Oublier la part de responsabilité de la société.
Continuer à vivre dans un immeuble en occultant que ce dernier est en feu et qu’il fait d’autres victimes.
Sauf que je n’y arrive pas, je vois que tout crame. À chaque classement sans suite, chaque acquittement, ça sent le souffre et ça me rappelle cette brûlure que j’ai connu, il y a pourtant plus de 10 ans. Chaque nouvelle agression, chaque nouveau viol, c’est un échec qui me renvoie psychologiquement mais aussi dans ma chair à ce que j’ai vécu.
Dans son ouvrage “La résilience”, Serge Tisseron évoque 3 significations à ce terme qui nous vient des Etats-Unis, un terme dont la définition même ne fait pas consensus. Il y aurait “la résilience” : une capacité, une qualité à surmonter un choc ; cette dernière signification est plus souvent utilisée pour parler de matériaux.
Il y a la résilience qui désignerait “une force qui nous permet de négocier avec les ruptures de l’environnement et les bouleversements intérieurs qui en résultent.”
Pour finir, il y a la résilience comme processus. Ce qui suppose un travail jamais terminé.
S’agissant des survivantes d’agressions, beaucoup trop parlent de résilience comme d’une qualité, que certaines auraient et les autres pas, blâmant une nouvelle fois les victimes de ne pas être capables de transcender leur mal-être.
J’ai compris assez tardivement qu’il s’agit plus d’un processus et c’est d’autant plus le cas pour les survivantes d’agressions sexuelles qui doivent se reconstruire personnellement dans une société qui n’agit pas voire permet encore que de nouvelles agressions ne se produisent. D’où ma métaphore du dimanche matin : nous avons à nous reconstruire et continuer à vivre dans un immeuble en feu.

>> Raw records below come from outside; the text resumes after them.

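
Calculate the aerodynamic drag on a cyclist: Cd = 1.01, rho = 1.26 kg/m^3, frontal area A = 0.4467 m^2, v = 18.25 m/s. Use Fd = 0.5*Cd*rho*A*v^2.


Fd = 0.5 * Cd * rho * A * v^2
Fd = 0.5 * 1.01 * 1.26 * 0.4467 * 18.25^2
v^2 = 333.0625
Fd = 0.5 * 1.01 * 1.26 * 0.4467 * 333.0625 = 94.6681 N

94.6681 N


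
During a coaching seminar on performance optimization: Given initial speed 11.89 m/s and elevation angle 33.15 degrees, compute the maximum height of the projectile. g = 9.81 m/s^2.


H = (v*sin(theta))^2 / (2*g)
vy = v*sin(theta) = 11.89 * sin(33.15 deg) = 6.5018 m/s
H = vy^2 / (2*g) = 42.2739 / (2*9.81)
H = 42.2739 / 19.62 = 2.1546 m

2.1546 m


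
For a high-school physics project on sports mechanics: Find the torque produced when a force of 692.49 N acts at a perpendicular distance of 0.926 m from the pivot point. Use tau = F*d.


tau = F * d
tau = 692.49 * 0.926
tau = 641.2457 N*m

641.2457 N*m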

Pendant longtemps, j’ai tenté de faire abstraction de ce feu. Comme je le disais au début, cela m’arrive encore quelquefois de fermer les yeux. Mais si le féminisme m’a permis quelque chose c’est de prendre conscience de cet incendie et de m’armer pour le combattre.
Et c’ est là mon processus de résilience. Avec maladresse, avec incertitude, souvent en ne se sentant pas à la hauteur, quelquefois avec la crainte que ça ne serve à rien, je fais ce que je peux à mon niveau pour le combattre, cet incendie. Mais c’est plus fort que moi. J’ai besoin d’agir pour que ce que j’ai vécu, n’arrive pas à d’autres. J’ai un peu l’impression de perdre la guerre pour l’instant. Le féminisme, c’est l’action organisée pour éteindre un incendie.
L’enjeu est double : mettre fin aux violences sexuelles mais également aider les victimes à vivre enfin sereinement.